Lexi is crate trained. She LOVES her crate. She actually prefers to sleep in there at night. When I'm home she will go in there if she wants to sleep and be left alone.


----------



## littlepeanut (Dec 5, 2004)

Tic and Peanut both love their crates. It's their own little home.







When Peanut is scared for whatever reason he goes into his crate.


----------



## Sisses Momma (Dec 29, 2004)

Sisse was also crate trained. She has ALWAYS slept in the crate at night, she's never been in bed with us. At night when she is tired and ready to go to bed, she'll dig through her toy box and pull out the SAME toy every night to take in there with her. She will often curl up in there during the day to nap. When we get ready to go out (for more than an hour or two) we tell her "Casita time" and she goes right in there, she knows we will be back to let her out!! Crate training is great.....when the grandkids come she will go in there and lay in bed with her back turned toward the door, it's kind of her "do not disturb" sign!!


----------



## puppylucy (Jan 8, 2005)

sisse's crate habits sound so cute~! lucy will use her crate, but only as a last option


----------



## LexiAndNikkisMom (Apr 13, 2004)

> _Originally posted by Sisses Momma_@May 27 2005, 01:43 PM
> *Sisse was also crate trained.  She has ALWAYS slept in the crate at night, she's never been in bed with us.  At night when she is tired and ready to go to bed, she'll dig through her toy box and pull out the SAME toy every night to take in there with her.  She will often curl up in there during the day to nap.  When we get ready to go out (for more than an hour or two) we tell her "Casita time" and she goes right in there, she knows we will be back to let her out!!  Crate training is great.....when the grandkids come she will go in there and lay in bed with her back turned toward the door, it's kind of her "do not disturb" sign!!
> 
> 
> ...


[/QUOTE]
Cute!


----------



## Brinkley & Neyland's Mom (Jun 14, 2004)

> _Originally posted by Sisses Momma_@May 27 2005, 01:43 PM
> *Sisse was also crate trained.  She has ALWAYS slept in the crate at night, she's never been in bed with us.  At night when she is tired and ready to go to bed, she'll dig through her toy box and pull out the SAME toy every night to take in there with her.  She will often curl up in there during the day to nap.  When we get ready to go out (for more than an hour or two) we tell her "Casita time" and she goes right in there, she knows we will be back to let her out!!  Crate training is great.....when the grandkids come she will go in there and lay in bed with her back turned toward the door, it's kind of her "do not disturb" sign!!
> 
> 
> ...


[/QUOTE]


Aww...


----------



## k/c mom (Oct 9, 2004)

That's great that Miko loves his crate... mine seem to like theirs, also.
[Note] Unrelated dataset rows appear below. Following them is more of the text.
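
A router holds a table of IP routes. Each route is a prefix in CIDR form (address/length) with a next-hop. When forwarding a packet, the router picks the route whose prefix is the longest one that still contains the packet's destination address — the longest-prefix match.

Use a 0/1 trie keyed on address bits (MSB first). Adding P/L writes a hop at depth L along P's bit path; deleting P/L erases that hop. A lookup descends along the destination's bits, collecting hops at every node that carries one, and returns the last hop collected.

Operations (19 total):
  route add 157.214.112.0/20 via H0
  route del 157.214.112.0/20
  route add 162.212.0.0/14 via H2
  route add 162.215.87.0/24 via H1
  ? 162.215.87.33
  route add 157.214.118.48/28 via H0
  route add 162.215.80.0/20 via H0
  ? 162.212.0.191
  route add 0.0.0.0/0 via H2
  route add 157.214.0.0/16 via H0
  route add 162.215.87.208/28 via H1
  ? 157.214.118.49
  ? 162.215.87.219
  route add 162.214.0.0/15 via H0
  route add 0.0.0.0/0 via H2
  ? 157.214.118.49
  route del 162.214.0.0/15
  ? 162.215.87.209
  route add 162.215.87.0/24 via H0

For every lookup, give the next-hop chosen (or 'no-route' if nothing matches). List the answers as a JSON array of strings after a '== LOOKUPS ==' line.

Trace:
  + 157.214.112.0/20 (H0) depth=20
  del 157.214.112.0/20 (clear depth 20)
  + 162.212.0.0/14 (H2) depth=14
  + 162.215.87.0/24 (H1) depth=24
  lookup 162.215.87.33: bits 101000101101011101010111 walk d0:-→d1:-→d2:-→d3:-→d4:-→d5:-→d6:-→d7:-→d8:-→d9:-→d10:-→d11:-→d12:-→d13:-→d14:H2→d15:-→d16:-→d17:-→d18:-→d19:-→d20:-→d21:-→d22:-→d23:-→d24:H1 -> H1
  + 157.214.118.48/28 (H0) depth=28
  + 162.215.80.0/20 (H0) depth=20
  lookup 162.212.0.191: bits 10100010110101 walk d0:-→d1:-→d2:-→d3:-→d4:-→d5:-→d6:-→d7:-→d8:-→d9:-→d10:-→d11:-→d12:-→d13:-→d14:H2 -> H2
  + 0.0.0.0/0 (H2) depth=0
  + 157.214.0.0/16 (H0) depth=16
  + 162.215.87.208/28 (H1) depth=28
  lookup 157.214.118.49: bits 1001110111010110011101100011 walk d0:H2→d1:-→d2:-→d3:-→d4:-→d5:-→d6:-→d7:-→d8:-→d9:-→d10:-→d11:-→d12:-→d13:-→d14:-→d15:-→d16:H0→d17:-→d18:-→d19:-→d20:-→d21:-→d22:-→d23:-→d24:-→d25:-→d26:-→d27:-→d28:H0 -> H0
  lookup 162.215.87.219: bits 1010001011010111010101111101 walk d0:H2→d1:-→d2:-→d3:-→d4:-→d5:-→d6:-→d7:-→d8:-→d9:-→d10:-→d11:-→d12:-→d13:-→d14:H2→d15:-→d16:-→d17:-→d18:-→d19:-→d20:H0→d21:-→d22:-→d23:-→d24:H1→d25:-→d26:-→d27:-→d28:H1 -> H1
  + 162.214.0.0/15 (H0) depth=15
  + 0.0.0.0/0 (H2) depth=0
  lookup 157.214.118.49: bits 1001110111010110011101100011 walk d0:H2→d1:-→d2:-→d3:-→d4:-→d5:-→d6:-→d7:-→d8:-→d9:-→d10:-→d11:-→d12:-→d13:-→d14:-→d15:-→d16:H0→d17:-→d18:-→d19:-→d20:-→d21:-→d22:-→d23:-→d24:-→d25:-→d26:-→d27:-→d28:H0 -> H0
  del 162.214.0.0/15 (clear depth 15)
  lookup 162.215.87.209: bits 1010001011010111010101111101 walk d0:H2→d1:-→d2:-→d3:-→d4:-→d5:-→d6:-→d7:-→d8:-→d9:-→d10:-→d11:-→d12:-→d13:-→d14:H2→d15:-→d16:-→d17:-→d18:-→d19:-→d20:H0→d21:-→d22:-→d23:-→d24:H1→d25:-→d26:-→d27:-→d28:H1 -> H1
  + 162.215.87.0/24 (H0) depth=24

== LOOKUPS ==
["H1","H2","H0","H1","H0","H1"]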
Sometimes I'll be looking for Kallie and she's in her crate. Even at night, sometimes she'll get off the bed and go in her crate. I think they really love having their own cozy, safe place.

And in the morning when they see me put the hair dryer away, signaling that I am going to be leaving soon, they both go trotting of to their crates.....


----------



## miko's mommy (Feb 8, 2005)

I have been home for 3 or 4 days straight (I haven't been going to work b/c I am studying) and I am just impressed by how much he likes it. The newest discovery is putting the crate in the playpen has made him even happier. He will stay in the crate for hours. Just amazing!


----------



## sunnydays (Apr 18, 2005)

coco loves her crate too. when she gets sleepy she will go in on her own. when there's too much noise, she will move to the back of the crate and curl up in her puppy blanket. she loves to spoon with her toy shark too







so cute!


----------



## jmm (Nov 23, 2004)

Mikey adores his crates as well. I think when introduced right, dogs really like having their own little den and safe place where they can relax.


----------



## Guest (May 28, 2005)

"Tucker" our 1 1/2 year old Maltese came from a pet store so he was already use to small areas, but he also loves his "safe haven" cage with the door left open. He is locked in if we go away for a few hours .


----------



## msmagnolia (Sep 8, 2004)

All three of mine love their crates. We don't shut the doors, except at night for the Maltese. We have never used the crates as punishment. Their crates are their special places and we never disturb them when they are in them. At night I put a dark pillow case over the top to keep the light out. My babies love their "den".


----------



## AJ (Jun 5, 2005)

You guys are sooo lucky!!


----------